Sonra da olası bir seçim yenilgisinde, aklımızla alay eder gibi, yeni başarı öyküleri kurgulayıp, bizlere dayatmaya kalkarlar.
Aksi davranan” parti disiplinine uygun davranmamakla” suçlanır.
Tüm bu yaşananlardan ders çıkararak 31 Mart seçimlerinin sonuçları nasıl olursa olsun 1 Nisan itibariyle Türkiye de siyaset kurumunun kendine çeki düzen vermesi zorunlu hale gelmiştir.
Her aşamada tabanın söz ve karar sahibi olduğu, halk iradesinin en geçerli güç kabul edildiği, demokrasinin tüm kurum ve kurullarıyla hayata geçirildiği siyasi partilere duyulan ihtiyaç, şimdi her zamankinden daha yaşamsal hale gelmiştir.
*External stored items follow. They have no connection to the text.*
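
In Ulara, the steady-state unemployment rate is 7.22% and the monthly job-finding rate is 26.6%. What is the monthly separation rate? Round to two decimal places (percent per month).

Separation rate ≈ 2.07% per month.

From u* = s/(s+f): s = u·f/(1−u).
s = 0.0722 × 26.6 / (1 − 0.0722) = 1.9205 / 0.9278 ≈ 2.07% per month.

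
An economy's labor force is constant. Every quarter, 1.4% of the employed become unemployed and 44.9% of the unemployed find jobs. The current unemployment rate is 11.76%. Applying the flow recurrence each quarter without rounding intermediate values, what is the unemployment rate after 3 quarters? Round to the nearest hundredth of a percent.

Unemployment rate after three quarters ≈ 4.38%.

With a fixed labor force, u_{t+1} = u_t + s·(1−u_t) − f·u_t = u_t·(1−s−f) + s.
Here 1−s−f = 0.537 and s = 0.014.
u_1 = 0.117600 × 0.537 + 0.014 = 0.077151.
u_2 = 0.077151 × 0.537 + 0.014 = 0.055430.
u_3 = 0.055430 × 0.537 + 0.014 = 0.043766.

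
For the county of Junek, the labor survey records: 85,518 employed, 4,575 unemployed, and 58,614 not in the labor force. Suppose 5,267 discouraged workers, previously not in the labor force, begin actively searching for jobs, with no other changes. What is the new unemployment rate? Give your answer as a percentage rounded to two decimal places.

Initially, labor force = 85,518 + 4,575 = 90,093, so u = 4,575/90,093 = 5.08%.
After the change, unemployed and labor force both rise by 5,267 → E = 85,518, U = 9,842, labor force = 95,360.
New unemployment rate = 9,842 / 95,360 = 10.32%.

New unemployment rate ≈ 10.32%.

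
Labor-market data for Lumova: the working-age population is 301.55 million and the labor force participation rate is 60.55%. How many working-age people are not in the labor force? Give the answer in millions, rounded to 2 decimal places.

About 118.96 million are not in the labor force.

Share not in the labor force = 1 − 0.6055 = 0.3945.
Not in labor force = 0.3945 × 301.55 ≈ 118.96 million.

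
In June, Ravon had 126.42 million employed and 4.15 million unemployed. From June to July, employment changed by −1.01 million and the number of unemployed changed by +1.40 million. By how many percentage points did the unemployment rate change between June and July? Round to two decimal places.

The unemployment rate changed by +1.06 percentage points.

June: labor force = 126.42 + 4.15 = 130.57; u = 4.15/130.57 = 3.18%.
July: labor force = 125.41 + 5.55 = 130.96; u = 5.55/130.96 = 4.24%.
Change = 4.24% − 3.18% = +1.06 pp.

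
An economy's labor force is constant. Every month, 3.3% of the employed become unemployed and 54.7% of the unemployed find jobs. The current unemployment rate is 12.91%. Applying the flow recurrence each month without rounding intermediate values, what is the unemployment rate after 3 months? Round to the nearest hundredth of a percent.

Unemployment rate after three months ≈ 6.22%.

With a fixed labor force, u_{t+1} = u_t + s·(1−u_t) − f·u_t = u_t·(1−s−f) + s.
Here 1−s−f = 0.420 and s = 0.033.
u_1 = 0.129100 × 0.420 + 0.033 = 0.087222.
u_2 = 0.087222 × 0.420 + 0.033 = 0.069633.
u_3 = 0.069633 × 0.420 + 0.033 = 0.062246.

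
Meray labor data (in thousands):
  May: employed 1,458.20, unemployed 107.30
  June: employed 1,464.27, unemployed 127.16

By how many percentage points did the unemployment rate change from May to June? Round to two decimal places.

The unemployment rate changed by +1.14 percentage points.

May: labor force = 1,458.20 + 107.30 = 1,565.50; u = 107.30/1,565.50 = 6.85%.
June: labor force = 1,464.27 + 127.16 = 1,591.43; u = 127.16/1,591.43 = 7.99%.
Change = 7.99% − 6.85% = +1.14 pp.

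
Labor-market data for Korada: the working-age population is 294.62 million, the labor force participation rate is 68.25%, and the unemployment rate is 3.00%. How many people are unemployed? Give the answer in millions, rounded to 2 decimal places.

Labor force = 0.6825 × 294.62 = 201.08 million.
Unemployed = 0.0300 × 201.08 ≈ 6.03 million.

About 6.03 million are unemployed.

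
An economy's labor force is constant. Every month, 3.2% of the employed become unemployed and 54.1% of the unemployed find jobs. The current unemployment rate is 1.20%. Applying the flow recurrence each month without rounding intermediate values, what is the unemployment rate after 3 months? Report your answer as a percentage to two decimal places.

Unemployment rate after three months ≈ 5.24%.

With a fixed labor force, u_{t+1} = u_t + s·(1−u_t) − f·u_t = u_t·(1−s−f) + s.
Here 1−s−f = 0.427 and s = 0.032.
u_1 = 0.012000 × 0.427 + 0.032 = 0.037124.
u_2 = 0.037124 × 0.427 + 0.032 = 0.047852.
u_3 = 0.047852 × 0.427 + 0.032 = 0.052433.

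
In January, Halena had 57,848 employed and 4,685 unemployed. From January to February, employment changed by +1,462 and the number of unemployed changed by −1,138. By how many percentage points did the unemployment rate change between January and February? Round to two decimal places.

January: labor force = 57,848 + 4,685 = 62,533; u = 4,685/62,533 = 7.49%.
February: labor force = 59,310 + 3,547 = 62,857; u = 3,547/62,857 = 5.64%.
Change = 5.64% − 7.49% = −1.85 pp.

The unemployment rate changed by −1.85 percentage points.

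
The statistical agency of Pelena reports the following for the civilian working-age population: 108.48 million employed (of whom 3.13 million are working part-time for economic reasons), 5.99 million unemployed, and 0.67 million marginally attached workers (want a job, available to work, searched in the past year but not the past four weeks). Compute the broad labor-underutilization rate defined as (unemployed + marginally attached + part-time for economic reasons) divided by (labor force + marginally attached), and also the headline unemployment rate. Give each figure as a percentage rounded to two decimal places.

Labor force = 108.48 + 5.99 = 114.47 million.
Numerator = 5.99 + 0.67 + 3.13 = 9.79 million.
Denominator = 114.47 + 0.67 = 115.14 million.
Broad rate = 9.79 / 115.14 = 8.50%.
Headline unemployment rate = 5.99 / 114.47 = 5.23%.

Broad underutilization rate ≈ 8.50%; headline unemployment rate ≈ 5.23%.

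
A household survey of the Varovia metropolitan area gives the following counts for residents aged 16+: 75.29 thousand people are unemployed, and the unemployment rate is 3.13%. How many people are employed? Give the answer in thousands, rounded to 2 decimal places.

Labor force = U / u = 75.29 / 0.0313 ≈ 2,405.43 thousand.
Employed = labor force − unemployed = 2,405.43 − 75.29 = 2,330.14 thousand.

About 2,330.14 thousand are employed.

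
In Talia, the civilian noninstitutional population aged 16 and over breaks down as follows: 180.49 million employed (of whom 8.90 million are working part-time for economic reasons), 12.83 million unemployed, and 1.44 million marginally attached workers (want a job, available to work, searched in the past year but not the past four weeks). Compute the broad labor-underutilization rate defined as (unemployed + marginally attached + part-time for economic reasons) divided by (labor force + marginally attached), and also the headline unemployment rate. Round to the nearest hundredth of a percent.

Labor force = 180.49 + 12.83 = 193.32 million.
Numerator = 12.83 + 1.44 + 8.90 = 23.17 million.
Denominator = 193.32 + 1.44 = 194.76 million.
Broad rate = 23.17 / 194.76 = 11.90%.
Headline unemployment rate = 12.83 / 193.32 = 6.64%.

Broad underutilization rate ≈ 11.90%; headline unemployment rate ≈ 6.64%.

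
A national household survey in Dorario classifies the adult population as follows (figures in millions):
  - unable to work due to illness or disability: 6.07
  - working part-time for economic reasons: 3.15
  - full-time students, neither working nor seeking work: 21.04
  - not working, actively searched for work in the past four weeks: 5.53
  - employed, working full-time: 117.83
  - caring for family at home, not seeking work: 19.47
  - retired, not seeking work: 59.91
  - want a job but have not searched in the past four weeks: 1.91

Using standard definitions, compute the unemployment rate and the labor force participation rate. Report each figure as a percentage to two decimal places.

Unemployment rate ≈ 4.37%; labor force participation rate ≈ 53.85%.

Employed = 3.15 + 117.83 = 120.98 million (anyone who worked, including part-time for economic reasons, counts as employed).
Unemployed = 5.53 million.
Labor force = 120.98 + 5.53 = 126.51 million.
Not in labor force = 6.07 + 21.04 + 19.47 + 59.91 + 1.91 = 108.40 million (those not working and not actively searching are outside the labor force — including those who want a job but have given up searching).
Civilian working-age population = 126.51 + 108.40 = 234.91 million.
Unemployment rate = 5.53 / 126.51 = 4.37%.
Labor force participation rate = 126.51 / 234.91 = 53.85%.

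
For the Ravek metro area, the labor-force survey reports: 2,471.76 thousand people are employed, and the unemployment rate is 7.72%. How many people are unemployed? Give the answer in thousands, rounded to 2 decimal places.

About 206.78 thousand are unemployed.

Let U be the number unemployed. The labor force is E + U, and U/(E+U) = 0.0772.
So U = 0.0772 × 2,471.76 / (1 − 0.0772) = 190.8199 / 0.9228 ≈ 206.78 thousand.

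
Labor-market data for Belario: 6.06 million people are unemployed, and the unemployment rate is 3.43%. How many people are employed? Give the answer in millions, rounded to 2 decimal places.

About 170.62 million are employed.

Labor force = U / u = 6.06 / 0.0343 ≈ 176.68 million.
Employed = labor force − unemployed = 176.68 − 6.06 = 170.62 million.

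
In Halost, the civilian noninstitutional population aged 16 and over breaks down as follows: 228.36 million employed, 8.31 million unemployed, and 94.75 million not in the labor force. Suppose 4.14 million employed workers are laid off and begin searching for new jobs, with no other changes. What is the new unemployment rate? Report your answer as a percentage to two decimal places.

New unemployment rate ≈ 5.26%.

Initially, labor force = 228.36 + 8.31 = 236.67 million, so u = 8.31/236.67 = 3.51%.
After the change, employed falls and unemployed rises by 4.14; labor force unchanged → E = 224.22, U = 12.45, labor force = 236.67 million.
New unemployment rate = 12.45 / 236.67 = 5.26%.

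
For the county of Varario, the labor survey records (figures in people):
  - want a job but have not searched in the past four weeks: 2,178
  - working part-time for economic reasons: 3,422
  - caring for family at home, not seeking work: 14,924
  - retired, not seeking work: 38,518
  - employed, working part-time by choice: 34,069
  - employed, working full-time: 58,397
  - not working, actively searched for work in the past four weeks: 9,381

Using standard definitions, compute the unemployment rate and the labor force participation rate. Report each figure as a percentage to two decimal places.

Unemployment rate ≈ 8.91%; labor force participation rate ≈ 65.43%.

Employed = 3,422 + 34,069 + 58,397 = 95,888 (anyone who worked, including part-time for economic reasons, counts as employed).
Unemployed = 9,381.
Labor force = 95,888 + 9,381 = 105,269.
Not in labor force = 2,178 + 14,924 + 38,518 = 55,620 (those not working and not actively searching are outside the labor force — including those who want a job but have given up searching).
Civilian working-age population = 105,269 + 55,620 = 160,889.
Unemployment rate = 9,381 / 105,269 = 8.91%.
Labor force participation rate = 105,269 / 160,889 = 65.43%.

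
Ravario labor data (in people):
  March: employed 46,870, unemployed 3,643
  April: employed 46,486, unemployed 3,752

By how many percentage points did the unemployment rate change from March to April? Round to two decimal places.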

Sivil Toplum Kuruluşlarının güvenirlilik olarak siyasetin önüne geçtiği ülkemizde sivil siyasete geçilmesi, statükocu, vesayetçi siyasetçilerden kurtulmak için gerçek demokrat, aydın, inançlı, yurtsever insanların ellerini taşın altına koymasının zamanı gelmiştir.
1915 yılında Çanakkale savaşında yaşamlarını yitirmiş askerlerimizi saygıyla anıyorum.